The key to getting it right is constant monitoring of the consistency of the pasta while it’s cooking, which is why Oretta and Maureen don’t always approve of the more contemporary vogue of uniting pasta and sauce in a skillet, let alone risotto-style pasta. As they point out, pasta continues to cook for at least 30 seconds after being drained. If it is tossed in the pan with the sauce or if served directly in the pan, it can continue for even longer. No self-respecting Italian wants to commit the culinary sin of pasta scotta, meaning overcooked pasta. For this reason, Oretta and Maureen, generally instruct readers in their recipes to either immediately transfer drained pasta or pasta that’s been tossed in a skillet to a heated serving bowl and top it with the sauce then.
I have two pieces of advice to avoid overcooking the pasta. Firstly, start tasting the pasta at regular intervals as the suggested cooking time approaches. For example, I use ditaloni which would normally take 9 minutes to cook. With the risotto-style method, I’ve found I need to allow about 3 more minutes till it’s perfectly al dente but I still check to taste, just in case. Secondly, as soon as the pasta has just the right amount of bite, immediately transfer the pasta to a heated serving dish. You can do this by placing your serving bowl or platter in an oven set to its lowest temperature (mine is 50 º C) for a few minutes just before serving. If an oven is not practical, simply place your serving bowl on top of your warm skillet just before use.
Ingredients (serves 4)
- 2 litres water
- 20 g coarse sea salt
- 300 g freshly podded peas (2)
- 60 mL extra virgin olive oil
- 60 g diced pancetta (guanciale or prosciutto crudo can also work)

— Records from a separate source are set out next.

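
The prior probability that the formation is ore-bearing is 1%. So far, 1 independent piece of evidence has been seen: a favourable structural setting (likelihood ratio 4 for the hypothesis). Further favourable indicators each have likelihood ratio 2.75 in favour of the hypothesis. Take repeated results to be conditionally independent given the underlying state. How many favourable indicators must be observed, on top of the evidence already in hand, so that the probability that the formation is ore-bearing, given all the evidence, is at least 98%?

Prior odds = 0.01/0.99 = 1/99.
Bayes factor of the evidence already in hand = 4.
Odds after that evidence = (1/99) × 4 = 4/99.
Target odds = 0.98/0.02 = 49.
Need 2.75ⁿ ≥ 49 ÷ (4/99) = 1212.75.
2.75⁷ = 19487171/16384 falls short of 1212.75 but 2.75⁸ = 214358881/65536 reaches it, so n = 8.

8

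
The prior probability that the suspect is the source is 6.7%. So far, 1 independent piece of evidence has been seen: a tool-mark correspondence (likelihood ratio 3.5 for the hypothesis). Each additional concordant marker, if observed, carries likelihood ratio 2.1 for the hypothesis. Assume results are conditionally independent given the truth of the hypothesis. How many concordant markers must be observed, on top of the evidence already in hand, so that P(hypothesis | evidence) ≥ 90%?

5

Prior odds = 0.067/0.933 = 67/933.
Bayes factor of the evidence already in hand = 3.5.
Odds after that evidence = (67/933) × 3.5 = 469/1866.
Target odds = 0.9/0.1 = 9.
Need 2.1ⁿ ≥ 9 ÷ (469/1866) = 16794/469.
2.1⁴ = 19.4481 falls short of 16794/469 but 2.1⁵ = 4084101/100000 reaches it, so n = 5.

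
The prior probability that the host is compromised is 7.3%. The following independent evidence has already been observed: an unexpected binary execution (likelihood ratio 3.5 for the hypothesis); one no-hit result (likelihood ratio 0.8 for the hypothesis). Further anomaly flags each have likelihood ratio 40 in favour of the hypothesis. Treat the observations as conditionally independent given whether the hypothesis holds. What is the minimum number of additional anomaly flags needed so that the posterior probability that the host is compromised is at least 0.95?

2

Prior odds = 0.073/0.927 = 73/927.
Combined Bayes factor of the evidence already in hand = 3.5 × 0.8 = 2.8.
Odds after that evidence = (73/927) × 2.8 = 1022/4635.
Target odds = 0.95/0.05 = 19.
Need 40ⁿ ≥ 19 ÷ (1022/4635) = 88065/1022.
40¹ = 40 falls short of 88065/1022 but 40² = 1600 reaches it, so n = 2.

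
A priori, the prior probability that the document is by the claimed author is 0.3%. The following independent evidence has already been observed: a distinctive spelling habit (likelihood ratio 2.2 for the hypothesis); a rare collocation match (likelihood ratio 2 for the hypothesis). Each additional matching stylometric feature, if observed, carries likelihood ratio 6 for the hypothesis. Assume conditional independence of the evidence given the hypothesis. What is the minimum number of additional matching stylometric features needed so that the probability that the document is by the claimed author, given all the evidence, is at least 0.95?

Prior odds = 0.003/0.997 = 3/997.
Combined Bayes factor of the evidence already in hand = 2.2 × 2 = 4.4.
Odds after that evidence = (3/997) × 4.4 = 66/4985.
Target odds = 0.95/0.05 = 19.
Need 6ⁿ ≥ 19 ÷ (66/4985) = 94715/66.
6⁴ = 1296 falls short of 94715/66 but 6⁵ = 7776 reaches it, so n = 5.

5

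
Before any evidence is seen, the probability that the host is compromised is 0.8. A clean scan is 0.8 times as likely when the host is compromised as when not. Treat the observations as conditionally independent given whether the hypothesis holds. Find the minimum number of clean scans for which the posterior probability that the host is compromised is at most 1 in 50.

24

Prior odds = 0.8/0.2 = 4.
Likelihood ratio per clean scan = 0.8.
Target odds: 0.02 ÷ 0.98 = 1/49.
Require 0.8ⁿ ≤ 1/49 ÷ 4 = 1/196.
0.8²³ ≈0.00590296 is still above 1/196 but 0.8²⁴ ≈0.00472237 is at or below it, so n = 24.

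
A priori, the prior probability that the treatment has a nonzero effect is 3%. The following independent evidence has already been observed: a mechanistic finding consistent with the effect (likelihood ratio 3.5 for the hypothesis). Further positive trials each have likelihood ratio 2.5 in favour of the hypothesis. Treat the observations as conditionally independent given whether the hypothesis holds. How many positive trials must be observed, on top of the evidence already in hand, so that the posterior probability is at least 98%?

Prior odds = 0.03/0.97 = 3/97.
Bayes factor of the evidence already in hand = 3.5.
Odds after that evidence = (3/97) × 3.5 = 21/194.
Target odds = 0.98/0.02 = 49.
Need 2.5ⁿ ≥ 49 ÷ (21/194) = 1358/3.
2.5⁶ = 244.140625 falls short of 1358/3 but 2.5⁷ = 610.3515625 reaches it, so n = 7.

7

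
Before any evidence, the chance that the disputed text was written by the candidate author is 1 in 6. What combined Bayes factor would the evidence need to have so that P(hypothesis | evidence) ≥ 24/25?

Prior odds = (1/6)/(5/6) = 0.2.
Target odds = 0.96/0.04 = 24.
Required Bayes factor = 24 ÷ 0.2 = 120.

120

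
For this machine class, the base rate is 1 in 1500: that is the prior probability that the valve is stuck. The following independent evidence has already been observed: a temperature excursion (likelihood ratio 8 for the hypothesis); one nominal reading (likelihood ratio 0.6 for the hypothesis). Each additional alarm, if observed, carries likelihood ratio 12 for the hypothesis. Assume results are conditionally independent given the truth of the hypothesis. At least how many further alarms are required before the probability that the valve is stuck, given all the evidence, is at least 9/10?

4

Prior odds = (1/1500)/(1499/1500) = 1/1499.
Combined Bayes factor of the evidence already in hand = 8 × 0.6 = 4.8.
Odds after that evidence = (1/1499) × 4.8 = 24/7495.
Target odds = 0.9/0.1 = 9.
Need 12ⁿ ≥ 9 ÷ (24/7495) = 2810.625.
12³ = 1728 falls short of 2810.625 but 12⁴ = 20736 reaches it, so n = 4.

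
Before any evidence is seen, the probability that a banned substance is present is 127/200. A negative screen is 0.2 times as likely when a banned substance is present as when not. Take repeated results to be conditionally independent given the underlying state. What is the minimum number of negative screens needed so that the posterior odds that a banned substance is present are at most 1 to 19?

Prior odds = 0.635/0.365 = 127/73.
Likelihood ratio per negative screen = 0.2.
Target odds = 1/19.
Require 0.2ⁿ ≤ 1/19 ÷ (127/73) = 73/2413.
0.2² = 0.04 is still above 73/2413 but 0.2³ = 0.008 is at or below it, so n = 3.

3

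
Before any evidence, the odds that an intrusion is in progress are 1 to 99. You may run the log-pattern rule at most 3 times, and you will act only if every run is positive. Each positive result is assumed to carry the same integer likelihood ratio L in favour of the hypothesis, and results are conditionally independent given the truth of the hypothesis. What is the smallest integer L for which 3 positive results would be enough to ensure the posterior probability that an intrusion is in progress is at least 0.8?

Prior odds = 1/99.
Target odds = 0.8/0.2 = 4.
Need L³ ≥ 4 ÷ (1/99) = 396.
7³ = 343 < 396 ≤ 512 = 8³, so L = 8.

8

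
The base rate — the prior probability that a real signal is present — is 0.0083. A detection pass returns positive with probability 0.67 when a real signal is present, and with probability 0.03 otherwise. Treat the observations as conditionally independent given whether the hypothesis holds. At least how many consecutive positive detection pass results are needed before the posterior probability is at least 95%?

3

Prior odds: 0.0083 ÷ 0.9917 = 83/9917.
Likelihood ratio of a positive result = 0.67/0.03 = 67/3.
Target posterior odds = 0.95/0.05 = 19.
Require (67/3)ⁿ ≥ 19 ÷ (83/9917) = 188423/83.
(67/3)² = 4489/9 falls short of 188423/83 but (67/3)³ = 300763/27 reaches it, so n = 3.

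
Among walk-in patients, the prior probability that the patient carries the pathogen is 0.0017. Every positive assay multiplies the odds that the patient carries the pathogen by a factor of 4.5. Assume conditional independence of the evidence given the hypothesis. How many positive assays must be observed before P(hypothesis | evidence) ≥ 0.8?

Prior odds: 0.0017 ÷ 0.9983 = 17/9983.
Likelihood ratio per positive assay = 4.5.
Target odds: 0.8 ÷ 0.2 = 4.
Need (17/9983) × 4.5ⁿ ≥ 4, i.e. 4.5ⁿ ≥ 39932/17.
4.5⁵ = 1845.28125 falls short of 39932/17 but 4.5⁶ = 8303.765625 reaches it, so n = 6.

6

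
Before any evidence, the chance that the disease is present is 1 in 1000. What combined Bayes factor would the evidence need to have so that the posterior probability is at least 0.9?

8991

Prior odds = 0.001/0.999 = 1/999.
Target odds = 0.9/0.1 = 9.
Required Bayes factor = 9 ÷ (1/999) = 8991.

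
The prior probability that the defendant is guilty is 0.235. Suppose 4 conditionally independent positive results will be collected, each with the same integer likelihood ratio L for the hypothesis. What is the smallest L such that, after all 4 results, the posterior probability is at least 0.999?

Prior odds = 0.235/0.765 = 47/153.
Target odds = 0.999/0.001 = 999.
Need L⁴ ≥ 999 ÷ (47/153) = 152847/47.
7⁴ = 2401 < 152847/47 ≤ 4096 = 8⁴, so L = 8.

8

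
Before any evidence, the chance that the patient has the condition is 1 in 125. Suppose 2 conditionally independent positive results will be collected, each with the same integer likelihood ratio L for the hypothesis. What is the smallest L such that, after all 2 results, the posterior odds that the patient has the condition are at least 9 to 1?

34

Prior odds = 0.008/0.992 = 1/124.
Target odds = 9.
Need L² ≥ 9 ÷ (1/124) = 1116.
33² = 1089 < 1116 ≤ 1156 = 34², so L = 34.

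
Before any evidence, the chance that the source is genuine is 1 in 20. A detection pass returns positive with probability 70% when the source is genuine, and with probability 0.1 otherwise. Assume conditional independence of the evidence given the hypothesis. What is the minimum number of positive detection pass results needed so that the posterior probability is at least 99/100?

Prior odds: 0.05 ÷ 0.95 = 1/19.
Likelihood ratio of a positive result = 0.7/0.1 = 7.
Target posterior odds = 0.99/0.01 = 99.
Require 7ⁿ ≥ 99 ÷ (1/19) = 1881.
7³ = 343 falls short of 1881 but 7⁴ = 2401 reaches it, so n = 4.

4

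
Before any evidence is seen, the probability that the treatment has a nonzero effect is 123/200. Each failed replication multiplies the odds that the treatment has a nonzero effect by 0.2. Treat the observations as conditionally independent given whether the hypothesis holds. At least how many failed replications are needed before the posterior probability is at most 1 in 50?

Prior odds = 0.615/0.385 = 123/77.
Likelihood ratio per failed replication = 0.2.
Target posterior odds = 0.02/0.98 = 1/49.
Require 0.2ⁿ ≤ 1/49 ÷ (123/77) = 11/861.
0.2² = 0.04 is still above 11/861 but 0.2³ = 0.008 is at or below it, so n = 3.

3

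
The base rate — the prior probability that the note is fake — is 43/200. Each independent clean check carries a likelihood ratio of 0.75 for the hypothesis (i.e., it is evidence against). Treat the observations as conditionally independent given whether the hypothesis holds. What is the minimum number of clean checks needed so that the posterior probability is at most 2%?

10

Prior odds = 0.215/0.785 = 43/157.
Likelihood ratio per clean check = 0.75.
Target odds: 0.02 ÷ 0.98 = 1/49.
Need (43/157) × 0.75ⁿ ≤ 1/49, i.e. 0.75ⁿ ≤ 157/2107.
0.75⁹ = 19683/262144 is still above 157/2107 but 0.75¹⁰ = 59049/1048576 is at or below it, so n = 10.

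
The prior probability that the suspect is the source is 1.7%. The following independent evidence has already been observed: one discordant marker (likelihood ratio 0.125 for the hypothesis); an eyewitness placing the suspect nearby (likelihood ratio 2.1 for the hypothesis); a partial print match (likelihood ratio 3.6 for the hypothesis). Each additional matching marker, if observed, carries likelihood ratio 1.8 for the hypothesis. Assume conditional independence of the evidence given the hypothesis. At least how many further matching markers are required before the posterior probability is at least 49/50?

14

Prior odds = 0.017/0.983 = 17/983.
Combined Bayes factor of the evidence already in hand = 0.125 × 2.1 × 3.6 = 0.945.
Odds after that evidence = (17/983) × 0.945 = 3213/196600.
Target odds = 0.98/0.02 = 49.
Need 1.8ⁿ ≥ 49 ÷ (3213/196600) = 1376200/459.
1.8¹³ ≈2082.3 falls short of 1376200/459 but 1.8¹⁴ ≈3748.13 reaches it, so n = 14.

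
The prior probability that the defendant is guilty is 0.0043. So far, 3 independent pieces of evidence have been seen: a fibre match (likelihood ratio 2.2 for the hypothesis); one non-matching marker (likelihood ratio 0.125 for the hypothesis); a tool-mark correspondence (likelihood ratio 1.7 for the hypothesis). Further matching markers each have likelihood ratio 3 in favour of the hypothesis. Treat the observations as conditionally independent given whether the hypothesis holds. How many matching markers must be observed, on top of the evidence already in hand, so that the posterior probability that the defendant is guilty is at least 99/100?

Prior odds = 0.0043/0.9957 = 43/9957.
Combined Bayes factor of the evidence already in hand = 2.2 × 0.125 × 1.7 = 0.4675.
Odds after that evidence = (43/9957) × 0.4675 = 8041/3982800.
Target odds = 0.99/0.01 = 99.
Need 3ⁿ ≥ 99 ÷ (8041/3982800) = 35845200/731.
3⁹ = 19683 falls short of 35845200/731 but 3¹⁰ = 59049 reaches it, so n = 10.

10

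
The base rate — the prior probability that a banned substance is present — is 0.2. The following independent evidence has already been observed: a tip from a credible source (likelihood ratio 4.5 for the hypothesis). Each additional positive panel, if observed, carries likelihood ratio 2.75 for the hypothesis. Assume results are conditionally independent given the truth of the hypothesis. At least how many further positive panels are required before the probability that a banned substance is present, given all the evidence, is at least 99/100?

5

Prior odds = 0.2/0.8 = 0.25.
Bayes factor of the evidence already in hand = 4.5.
Odds after that evidence = 0.25 × 4.5 = 1.125.
Target odds = 0.99/0.01 = 99.
Need 2.75ⁿ ≥ 99 ÷ 1.125 = 88.
2.75⁴ = 57.19140625 falls short of 88 but 2.75⁵ = 161051/1024 reaches it, so n = 5.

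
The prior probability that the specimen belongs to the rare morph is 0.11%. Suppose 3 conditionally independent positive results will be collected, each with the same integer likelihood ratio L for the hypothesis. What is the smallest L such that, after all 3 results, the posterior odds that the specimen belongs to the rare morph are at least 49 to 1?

36

Prior odds = 0.0011/0.9989 = 11/9989.
Target odds = 49.
Need L³ ≥ 49 ÷ (11/9989) = 489461/11.
35³ = 42875 < 489461/11 ≤ 46656 = 36³, so L = 36.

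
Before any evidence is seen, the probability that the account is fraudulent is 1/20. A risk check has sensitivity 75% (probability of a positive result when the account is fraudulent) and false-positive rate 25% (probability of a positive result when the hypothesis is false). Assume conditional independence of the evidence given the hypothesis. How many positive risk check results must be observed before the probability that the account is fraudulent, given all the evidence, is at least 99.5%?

8

Prior odds = 0.05/0.95 = 1/19.
Likelihood ratio of a positive result = 0.75/0.25 = 3.
Target posterior odds = 0.995/0.005 = 199.
Need (1/19) × 3ⁿ ≥ 199, i.e. 3ⁿ ≥ 3781.
3⁷ = 2187 falls short of 3781 but 3⁸ = 6561 reaches it, so n = 8.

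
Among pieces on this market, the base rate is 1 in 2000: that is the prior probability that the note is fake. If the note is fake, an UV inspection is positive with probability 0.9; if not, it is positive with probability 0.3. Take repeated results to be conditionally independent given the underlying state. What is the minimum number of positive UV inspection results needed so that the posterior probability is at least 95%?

10

Prior odds = 0.0005/0.9995 = 1/1999.
Likelihood ratio of a positive = 0.9/0.3 = 3.
Target posterior odds = 0.95/0.05 = 19.
Need (1/1999) × 3ⁿ ≥ 19, i.e. 3ⁿ ≥ 37981.
3⁹ = 19683 falls short of 37981 but 3¹⁰ = 59049 reaches it, so n = 10.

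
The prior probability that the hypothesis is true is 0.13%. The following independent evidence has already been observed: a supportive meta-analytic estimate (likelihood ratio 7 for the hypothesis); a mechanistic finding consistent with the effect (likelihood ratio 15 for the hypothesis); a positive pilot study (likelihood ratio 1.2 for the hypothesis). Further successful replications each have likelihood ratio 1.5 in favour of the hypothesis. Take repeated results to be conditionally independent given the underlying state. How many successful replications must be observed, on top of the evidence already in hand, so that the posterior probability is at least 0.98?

Prior odds = 0.0013/0.9987 = 13/9987.
Combined Bayes factor of the evidence already in hand = 7 × 15 × 1.2 = 126.
Odds after that evidence = (13/9987) × 126 = 546/3329.
Target odds = 0.98/0.02 = 49.
Need 1.5ⁿ ≥ 49 ÷ (546/3329) = 23303/78.
1.5¹⁴ = 4782969/16384 falls short of 23303/78 but 1.5¹⁵ = 14348907/32768 reaches it, so n = 15.

15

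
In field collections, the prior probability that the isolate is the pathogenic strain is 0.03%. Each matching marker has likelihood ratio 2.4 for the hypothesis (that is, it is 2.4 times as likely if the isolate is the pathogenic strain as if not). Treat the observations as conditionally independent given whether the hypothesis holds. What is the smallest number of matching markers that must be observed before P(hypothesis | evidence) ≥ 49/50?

14

Prior odds: 0.0003 ÷ 0.9997 = 3/9997.
Likelihood ratio per matching marker = 2.4.
Target posterior odds = 0.98/0.02 = 49.
Require 2.4ⁿ ≥ 49 ÷ (3/9997) = 489853/3.
2.4¹³ ≈87648.8 falls short of 489853/3 but 2.4¹⁴ ≈210357 reaches it, so n = 14.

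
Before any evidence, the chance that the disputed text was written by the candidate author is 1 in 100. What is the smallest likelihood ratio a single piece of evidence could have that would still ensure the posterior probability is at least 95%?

1881

Prior odds = 0.01/0.99 = 1/99.
Target odds = 0.95/0.05 = 19.
Required Bayes factor = 19 ÷ (1/99) = 1881.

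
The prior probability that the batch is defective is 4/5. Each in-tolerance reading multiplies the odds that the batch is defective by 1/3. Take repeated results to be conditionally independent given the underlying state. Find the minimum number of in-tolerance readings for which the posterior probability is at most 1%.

Prior odds: 0.8 ÷ 0.2 = 4.
Likelihood ratio per in-tolerance reading = 1/3.
Target posterior odds = 0.01/0.99 = 1/99.
Require (1/3)ⁿ ≤ 1/99 ÷ 4 = 1/396.
(1/3)⁵ = 1/243 is still above 1/396 but (1/3)⁶ = 1/729 is at or below it, so n = 6.

6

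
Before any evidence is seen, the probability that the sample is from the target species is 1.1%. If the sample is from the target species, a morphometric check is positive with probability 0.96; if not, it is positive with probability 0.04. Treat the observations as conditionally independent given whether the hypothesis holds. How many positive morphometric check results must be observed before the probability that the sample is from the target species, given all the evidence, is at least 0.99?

Prior odds: 0.011 ÷ 0.989 = 11/989.
Likelihood ratio of a positive = 0.96/0.04 = 24.
Target posterior odds = 0.99/0.01 = 99.
Need (11/989) × 24ⁿ ≥ 99, i.e. 24ⁿ ≥ 8901.
24² = 576 falls short of 8901 but 24³ = 13824 reaches it, so n = 3.

3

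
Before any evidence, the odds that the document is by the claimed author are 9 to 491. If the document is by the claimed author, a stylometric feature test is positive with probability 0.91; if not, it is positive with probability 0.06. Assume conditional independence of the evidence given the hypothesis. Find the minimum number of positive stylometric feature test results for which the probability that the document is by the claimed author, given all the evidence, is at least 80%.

2

Prior odds = 9/491.
Likelihood ratio of a positive = 0.91/0.06 = 91/6.
Target posterior odds = 0.8/0.2 = 4.
Need (9/491) × (91/6)ⁿ ≥ 4, i.e. (91/6)ⁿ ≥ 1964/9.
(91/6)¹ = 91/6 falls short of 1964/9 but (91/6)² = 8281/36 reaches it, so n = 2.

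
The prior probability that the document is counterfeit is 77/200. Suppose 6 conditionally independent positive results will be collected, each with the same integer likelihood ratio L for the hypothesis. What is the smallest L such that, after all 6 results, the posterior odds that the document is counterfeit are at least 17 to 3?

Prior odds = 0.385/0.615 = 77/123.
Target odds = 17/3.
Need L⁶ ≥ 17/3 ÷ (77/123) = 697/77.
1⁶ = 1 < 697/77 ≤ 64 = 2⁶, so L = 2.

2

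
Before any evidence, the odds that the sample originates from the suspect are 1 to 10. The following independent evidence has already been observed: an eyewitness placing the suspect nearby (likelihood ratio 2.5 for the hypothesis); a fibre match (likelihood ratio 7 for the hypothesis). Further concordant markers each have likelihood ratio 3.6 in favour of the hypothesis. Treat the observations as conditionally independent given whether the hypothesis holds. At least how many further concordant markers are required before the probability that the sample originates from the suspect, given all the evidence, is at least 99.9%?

5

Prior odds = 0.1.
Combined Bayes factor of the evidence already in hand = 2.5 × 7 = 17.5.
Odds after that evidence = 0.1 × 17.5 = 1.75.
Target odds = 0.999/0.001 = 999.
Need 3.6ⁿ ≥ 999 ÷ 1.75 = 3996/7.
3.6⁴ = 167.9616 falls short of 3996/7 but 3.6⁵ = 604.66176 reaches it, so n = 5.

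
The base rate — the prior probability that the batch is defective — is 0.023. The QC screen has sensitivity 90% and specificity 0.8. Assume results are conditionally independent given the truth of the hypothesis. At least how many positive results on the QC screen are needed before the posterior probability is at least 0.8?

4

Prior odds: 0.023 ÷ 0.977 = 23/977.
False-positive rate = 1 − 0.8 = 0.2; likelihood ratio of a positive = 0.9/0.2 = 4.5.
Target posterior odds = 0.8/0.2 = 4.
Require 4.5ⁿ ≥ 4 ÷ (23/977) = 3908/23.
4.5³ = 91.125 falls short of 3908/23 but 4.5⁴ = 410.0625 reaches it, so n = 4.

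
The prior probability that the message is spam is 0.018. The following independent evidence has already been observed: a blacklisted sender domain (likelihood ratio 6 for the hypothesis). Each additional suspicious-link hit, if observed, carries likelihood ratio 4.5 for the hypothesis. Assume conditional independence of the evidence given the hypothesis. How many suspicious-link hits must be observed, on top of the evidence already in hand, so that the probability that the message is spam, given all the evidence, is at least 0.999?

7

Prior odds = 0.018/0.982 = 9/491.
Bayes factor of the evidence already in hand = 6.
Odds after that evidence = (9/491) × 6 = 54/491.
Target odds = 0.999/0.001 = 999.
Need 4.5ⁿ ≥ 999 ÷ (54/491) = 9083.5.
4.5⁶ = 8303.765625 falls short of 9083.5 but 4.5⁷ = 4782969/128 reaches it, so n = 7.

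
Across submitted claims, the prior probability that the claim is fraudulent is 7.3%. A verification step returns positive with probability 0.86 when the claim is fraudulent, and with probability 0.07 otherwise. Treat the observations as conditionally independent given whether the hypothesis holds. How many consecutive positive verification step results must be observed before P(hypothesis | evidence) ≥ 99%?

Prior odds: 0.073 ÷ 0.927 = 73/927.
Likelihood ratio of a positive result = 0.86/0.07 = 86/7.
Target odds: 0.99 ÷ 0.01 = 99.
Need (73/927) × (86/7)ⁿ ≥ 99, i.e. (86/7)ⁿ ≥ 91773/73.
(86/7)² = 7396/49 falls short of 91773/73 but (86/7)³ = 636056/343 reaches it, so n = 3.

3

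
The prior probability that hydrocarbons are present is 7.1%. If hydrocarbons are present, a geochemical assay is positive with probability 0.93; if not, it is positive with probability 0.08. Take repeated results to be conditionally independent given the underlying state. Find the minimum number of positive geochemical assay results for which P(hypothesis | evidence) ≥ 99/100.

Prior odds: 0.071 ÷ 0.929 = 71/929.
Likelihood ratio of a positive = 0.93/0.08 = 11.625.
Target odds: 0.99 ÷ 0.01 = 99.
Need (71/929) × 11.625ⁿ ≥ 99, i.e. 11.625ⁿ ≥ 91971/71.
11.625² = 135.140625 falls short of 91971/71 but 11.625³ = 804357/512 reaches it, so n = 3.

3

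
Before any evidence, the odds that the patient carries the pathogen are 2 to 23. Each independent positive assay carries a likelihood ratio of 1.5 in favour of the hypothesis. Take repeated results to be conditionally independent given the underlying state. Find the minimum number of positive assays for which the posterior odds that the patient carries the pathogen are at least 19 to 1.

14

Prior odds = 2/23.
Likelihood ratio per positive assay = 1.5.
Target odds = 19.
Need (2/23) × 1.5ⁿ ≥ 19, i.e. 1.5ⁿ ≥ 218.5.
1.5¹³ = 1594323/8192 falls short of 218.5 but 1.5¹⁴ = 4782969/16384 reaches it, so n = 14.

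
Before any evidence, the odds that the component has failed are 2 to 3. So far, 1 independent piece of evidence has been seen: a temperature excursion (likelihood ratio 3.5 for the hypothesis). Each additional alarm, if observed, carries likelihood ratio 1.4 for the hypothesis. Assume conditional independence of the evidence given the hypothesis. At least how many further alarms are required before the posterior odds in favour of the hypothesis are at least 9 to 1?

5

Prior odds = 2/3.
Bayes factor of the evidence already in hand = 3.5.
Odds after that evidence = (2/3) × 3.5 = 7/3.
Target odds = 9.
Need 1.4ⁿ ≥ 9 ÷ (7/3) = 27/7.
1.4⁴ = 3.8416 falls short of 27/7 but 1.4⁵ = 5.37824 reaches it, so n = 5.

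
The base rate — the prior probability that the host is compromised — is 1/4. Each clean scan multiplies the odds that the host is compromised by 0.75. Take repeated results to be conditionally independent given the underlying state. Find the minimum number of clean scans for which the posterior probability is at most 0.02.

10

Prior odds = 0.25/0.75 = 1/3.
Likelihood ratio per clean scan = 0.75.
Target odds: 0.02 ÷ 0.98 = 1/49.
Require 0.75ⁿ ≤ 1/49 ÷ (1/3) = 3/49.
0.75⁹ = 19683/262144 is still above 3/49 but 0.75¹⁰ = 59049/1048576 is at or below it, so n = 10.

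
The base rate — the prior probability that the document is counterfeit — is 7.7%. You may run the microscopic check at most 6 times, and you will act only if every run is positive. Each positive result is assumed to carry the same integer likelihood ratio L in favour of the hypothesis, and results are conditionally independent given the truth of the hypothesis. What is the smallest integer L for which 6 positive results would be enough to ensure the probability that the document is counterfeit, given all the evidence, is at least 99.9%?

Prior odds = 0.077/0.923 = 77/923.
Target odds = 0.999/0.001 = 999.
Need L⁶ ≥ 999 ÷ (77/923) = 922077/77.
4⁶ = 4096 < 922077/77 ≤ 15625 = 5⁶, so L = 5.

5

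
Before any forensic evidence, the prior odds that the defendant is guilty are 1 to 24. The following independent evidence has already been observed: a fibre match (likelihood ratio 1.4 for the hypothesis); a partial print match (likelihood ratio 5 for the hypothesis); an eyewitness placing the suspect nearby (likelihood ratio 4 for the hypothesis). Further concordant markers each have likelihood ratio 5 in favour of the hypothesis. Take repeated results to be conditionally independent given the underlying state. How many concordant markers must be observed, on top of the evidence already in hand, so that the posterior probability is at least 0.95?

2

Prior odds = 1/24.
Combined Bayes factor of the evidence already in hand = 1.4 × 5 × 4 = 28.
Odds after that evidence = (1/24) × 28 = 7/6.
Target odds = 0.95/0.05 = 19.
Need 5ⁿ ≥ 19 ÷ (7/6) = 114/7.
5¹ = 5 falls short of 114/7 but 5² = 25 reaches it, so n = 2.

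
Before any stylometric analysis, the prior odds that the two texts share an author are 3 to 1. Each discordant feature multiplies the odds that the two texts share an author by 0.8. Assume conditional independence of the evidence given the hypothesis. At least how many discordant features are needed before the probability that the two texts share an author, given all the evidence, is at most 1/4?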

- 1 large spring onion, minced
- 320 g ditaloni (also known as tubetti) pasta
- fine sea salt, to taste
- a handful of mint leaves, washed and dried
- freshly ground black pepper, to serve
- freshly grated Parmigiano Reggiano or Grana Padano, to serve
In a large saucepan, bring 2 litres of water to boil and add 20 g of coarse sea salt.
Meanwhile, gently heat the olive oil in a wide copper or aluminium skillet. Add the minced onion and diced pancetta and saute until the onion is softened and translucent, about 6-7 minutes. Add the peas, half a ladleful of the salted boiling water and cover, leaving to cook for 10-15 minutes (5-10 minutes if using frozen peas). Uncover the lid, raise the heat to high, add the pasta and enough salted boiling water to just cover the peas and pasta (I usually need about half a litre).
Reduce the heat to medium and cook the risotto-style pasta by adding small amounts of boiling hot water at a time, ensuring that the pasta and peas have absorbed most of the liquid before adding more. Stir constantly, using a girariso or a wooden spoon with a hole. Continue this way until the pasta feels al dente. This could happen anytime between the 9 to 13 minute cooking mark.
Taste for salt and season accordingly. You probably won’t need much if using salty pancetta. Transfer the pasta risottata to a heated serving dish, add some grated cheese, a generous grinding of black pepper and some torn mint leaves. Toss gently and serve immediately.
- You’ll need 1 kilo of peas in their pods to get a yield of 300 g of fresh peas. If using frozen peas, you’re better off using about 400 g of these.